Wenn Angst dein Leben kleiner macht – und wie schön es ist, wenn es wieder größer werden darf
- Sonja Grammel
- vor 4 Stunden
- 2 Min. Lesezeit

Vor einiger Zeit saß eine Klientin bei mir, die nicht mehr Auto fahren konnte.
Die Angst war plötzlich da.
Vielleicht kennst du das auch.
Du hattest eine Panikattacke im Auto.
Danach wird jede Fahrt zur Herausforderung.
Erst vermeidest du die Autobahn.
Dann die Landstraße. Irgendwann fährst du nur noch die bekannten
Strecken.
Oder gar nicht mehr.
Manchmal reicht ein einziger Moment.
Ein Hundebiss in der Kindheit. Eine schlechte Erfahrung im Fahrstuhl. Eine Panikattacke beim Einkaufen. Eine Situation, in der unser Gehirn entscheidet:
Achtung. Das ist gefährlich.
Und plötzlich wird das Leben kleiner.
Nicht von heute auf morgen.
Sondern Stück für Stück.
Man fährt nicht mehr dorthin, wo man eigentlich hinmöchte.
Man sagt Einladungen ab.
Man nimmt Umwege in Kauf.
Man vermeidet Begegnungen.
Man organisiert den Alltag um die Angst herum.
Am Anfang ist das oft gar kein großes Problem.
Das Leben geht scheinbar ganz normal weiter.
Man arrangiert sich.
Man findet Lösungen.
Man vermeidet eben bestimmte Situationen.
Doch irgendwann merkt man, wie die Angst immer mehr Raum einnimmt.
Immer noch eine Strecke weniger.
Immer noch eine Ausrede mehr.Immer noch ein Ort, den man lieber meidet.
Und plötzlich wird das Leben nicht nur vorsichtiger.
Es wird kleiner.
Die Klientin, die wegen ihrer Angst beim Autofahren zu mir kam, konnte nach unserer gemeinsamen Arbeit wieder fahren.
Dahin, wo sie hinwollte.
Für viele Menschen klingt das vielleicht nach einer Kleinigkeit.

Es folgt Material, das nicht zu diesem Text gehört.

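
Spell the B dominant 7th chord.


Let's work it out.
Dominant 7th chord = root + major 3rd + perfect 5th + minor 7th
Seventh chords stack in thirds, so the letter names are B-D-F-A
Root: B
Major 3rd above B: D#
Perfect 5th above B: F#
Minor 7th above B: A
Chord = B D# F# A


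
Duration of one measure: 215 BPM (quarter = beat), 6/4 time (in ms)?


Working:
Quarter-note beat duration = 60000 / 215 ms
Beats per measure (6/4) = 6
One measure = 6 × 60000 / 215 = 360000 / 215 ms
= 1674.4 ms


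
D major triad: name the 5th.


Working:
Major triad = root + major 3rd (4 semitones) + perfect 5th (7 semitones)
A triad on D stacks thirds, so the chord tones use letter names D-F-A
Root: D
Major 3rd above D: F#
Perfect 5th above D: A
The 5th = A


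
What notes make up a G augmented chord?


Step by step:
Augmented triad = root + major 3rd (4 semitones) + augmented 5th (8 semitones)
A triad on G stacks thirds, so the chord tones use letter names G-B-D
Root: G
Major 3rd above G: B
Augmented 5th above G: D#
Chord = G B D#


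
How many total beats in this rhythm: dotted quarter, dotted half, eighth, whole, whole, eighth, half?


Working:
Beat values:
  dotted quarter = 1.5 beats
  dotted half = 3 beats
  eighth = 0.5 beats
  whole = 4 beats
  whole = 4 beats
  eighth = 0.5 beats
  half = 2 beats
Sum = 1.5 + 3 + 0.5 + 4 + 4 + 0.5 + 2
= 15.5 beats


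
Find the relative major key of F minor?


Step by step:
The relative major shares the key signature and is a minor 3rd above the minor tonic
A minor 3rd above F is Ab
→ relative major of F minor is Ab major
= Ab major


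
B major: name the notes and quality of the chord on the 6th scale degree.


B major scale: B C# D# E F# G# A#
Diatonic triad on degree 6 stacks scale notes 6, 1, 3: G# B D#
G#→B = 3 semitones; G#→D# = 7 semitones → minor triad
= G# B D# (minor)


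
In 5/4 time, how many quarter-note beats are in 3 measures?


Let's work it out.
Time signature 5/4: the bottom number 4 means the quarter note gets one count
The top number 5 means 5 quarter-note beats per measure
Total = 5 × 3 measures
= 15 quarter-note beats


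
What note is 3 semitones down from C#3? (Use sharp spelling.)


Working:
C#3: chromatic position 1 in octave 3 → absolute = 3×12 + 1 = 37
Transpose down 3: 37 - 3 = 34
34 = 2×12 + 10 → A# in octave 2
Result = A#2


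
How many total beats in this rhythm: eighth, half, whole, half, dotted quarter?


Beat values:
  eighth = 0.5 beats
  half = 2 beats
  whole = 4 beats
  half = 2 beats
  dotted quarter = 1.5 beats
Sum = 0.5 + 2 + 4 + 2 + 1.5
= 10 beats


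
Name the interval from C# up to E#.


Let's work it out.
Letter names: C → E spans 3 letter names → a 3rd
Semitones: C# → E# = 4 half-steps
A 3rd of 4 semitones is a major 3rd
= major 3rd


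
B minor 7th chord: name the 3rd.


Solution.
Minor 7th chord = root + minor 3rd + perfect 5th + minor 7th
Seventh chords stack in thirds, so the letter names are B-D-F-A
Root: B
Minor 3rd above B: D
Perfect 5th above B: F#
Minor 7th above B: A
The 3rd = D


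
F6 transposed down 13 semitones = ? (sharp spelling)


Let's work it out.
F6: chromatic position 5 in octave 6 → absolute = 6×12 + 5 = 77
Transpose down 13: 77 - 13 = 64
64 = 5×12 + 4 → E in octave 5
Result = E5


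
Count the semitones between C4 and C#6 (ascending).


Let's work it out.
Absolute semitone position = octave×12 + chromatic position
C4: 4×12 + 0 = 48
C#6: 6×12 + 1 = 73
Difference = 73 - 48 = 25
= 25 semitones


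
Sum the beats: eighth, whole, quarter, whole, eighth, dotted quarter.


Beat values:
  eighth = 0.5 beats
  whole = 4 beats
  quarter = 1 beat
  whole = 4 beats
  eighth = 0.5 beats
  dotted quarter = 1.5 beats
Sum = 0.5 + 4 + 1 + 4 + 0.5 + 1.5
= 11.5 beats


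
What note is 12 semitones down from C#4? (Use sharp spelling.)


Let's work it out.
C#4: chromatic position 1 in octave 4 → absolute = 4×12 + 1 = 49
Transpose down 12: 49 - 12 = 37
37 = 3×12 + 1 → C# in octave 3
Result = C#3


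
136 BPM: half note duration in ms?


Reasoning:
One quarter-note beat = 60000 / BPM = 60000 / 136 ms
Half note = 2 × quarter note
Duration = 2 × 60000 / 136 = 120000 / 136
= 882.4 ms


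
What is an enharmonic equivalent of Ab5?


Step by step:
Enharmonic notes sound the same pitch but are spelled with different letter names
Ab and G# name the same pitch class
= G#5


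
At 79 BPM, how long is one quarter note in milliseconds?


One quarter-note beat = 60000 / BPM = 60000 / 79 ms
Duration = 60000 / 79
= 759.5 ms


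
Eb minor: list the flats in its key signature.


Solution.
Flat minor keys: A(0), D(1), G(2), C(3), F(4), Bb(5), Eb(6), Ab(7)
Eb minor has 6 flats
Order of flats: Bb Eb Ab Db Gb Cb Fb → first 6: Bb, Eb, Ab, Db, Gb, Cb
= Bb, Eb, Ab, Db, Gb, Cb


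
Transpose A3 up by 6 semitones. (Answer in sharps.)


Working:
A3: chromatic position 9 in octave 3 → absolute = 3×12 + 9 = 45
Transpose up 6: 45 + 6 = 51
51 = 4×12 + 3 → D# in octave 4
Result = D#4


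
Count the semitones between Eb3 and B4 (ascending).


Solution.
Absolute semitone position = octave×12 + chromatic position
Eb3: 3×12 + 3 = 39
B4: 4×12 + 11 = 59
Difference = 59 - 39 = 20
= 20 semitones


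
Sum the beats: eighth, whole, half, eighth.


Working:
Beat values:
  eighth = 0.5 beats
  whole = 4 beats
  half = 2 beats
  eighth = 0.5 beats
Sum = 0.5 + 4 + 2 + 0.5
= 7 beats


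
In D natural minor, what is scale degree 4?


Reasoning:
Natural minor scale pattern: W-H-W-W-H-W-W (2-1-2-2-1-2-2 semitones)
Starting from D:
  D + 2 semitones → E
  E + 1 semitone → F
  F + 2 semitones → G
  G + 2 semitones → A
  A + 1 semitone → Bb
  Bb + 2 semitones → C
  C + 2 semitones → D
Scale: D E F G A Bb C
Degree 4 = G


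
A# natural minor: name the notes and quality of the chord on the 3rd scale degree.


A# natural minor scale: A# B# C# D# E# F# G#
Diatonic triad on degree 3 stacks scale notes 3, 5, 7: C# E# G#
C#→E# = 4 semitones; C#→G# = 7 semitones → major triad
= C# E# G# (major)


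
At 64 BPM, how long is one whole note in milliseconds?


One quarter-note beat = 60000 / BPM = 60000 / 64 ms
Whole note = 4 × quarter note
Duration = 4 × 60000 / 64 = 240000 / 64
= 3750.0 ms


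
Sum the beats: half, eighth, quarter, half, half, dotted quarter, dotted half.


Working:
Beat values:
  half = 2 beats
  eighth = 0.5 beats
  quarter = 1 beat
  half = 2 beats
  half = 2 beats
  dotted quarter = 1.5 beats
  dotted half = 3 beats
Sum = 2 + 0.5 + 1 + 2 + 2 + 1.5 + 3
= 12 beats


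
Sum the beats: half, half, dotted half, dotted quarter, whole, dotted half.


Solution.
Beat values:
  half = 2 beats
  half = 2 beats
  dotted half = 3 beats
  dotted quarter = 1.5 beats
  whole = 4 beats
  dotted half = 3 beats
Sum = 2 + 2 + 3 + 1.5 + 4 + 3
= 15.5 beats


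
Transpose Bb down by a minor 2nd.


Step by step:
minor 2nd: 2 letter names, 1 semitones
Letter: B - 1 → A
Pitch: Bb - 1 semitones, spelled as an A → A
= A


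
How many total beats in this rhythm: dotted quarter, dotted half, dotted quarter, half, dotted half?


Let's work it out.
Beat values:
  dotted quarter = 1.5 beats
  dotted half = 3 beats
  dotted quarter = 1.5 beats
  half = 2 beats
  dotted half = 3 beats
Sum = 1.5 + 3 + 1.5 + 2 + 3
= 11 beats


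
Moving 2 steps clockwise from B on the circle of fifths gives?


Reasoning:
Each clockwise step on the circle of fifths moves up a perfect 5th
From B: B → F#/Gb → Db
= Db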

Für die Betroffenen ist es Freiheit.
Im Laufe unserer Gespräche stellte sich heraus, dass sie noch eine weitere Angst hatte. Seit ihrer Kindheit.
Hunde.
Auch diese Angst hatte ihren Ursprung in einer konkreten Erfahrung.
Vergangene Woche war sie wieder bei mir.
Und am Sonntag hat sie einen Hund gestreichelt.
Ich bekomme heute noch Gänsehaut, wenn ich daran denke.
Nicht, weil es darum geht, unbedingt einen Hund zu streicheln.
Sondern weil es zeigt, was möglich ist.
Was ich an meiner Arbeit so liebe, sind genau diese Momente.
Wenn Menschen plötzlich wieder Auto fahren können.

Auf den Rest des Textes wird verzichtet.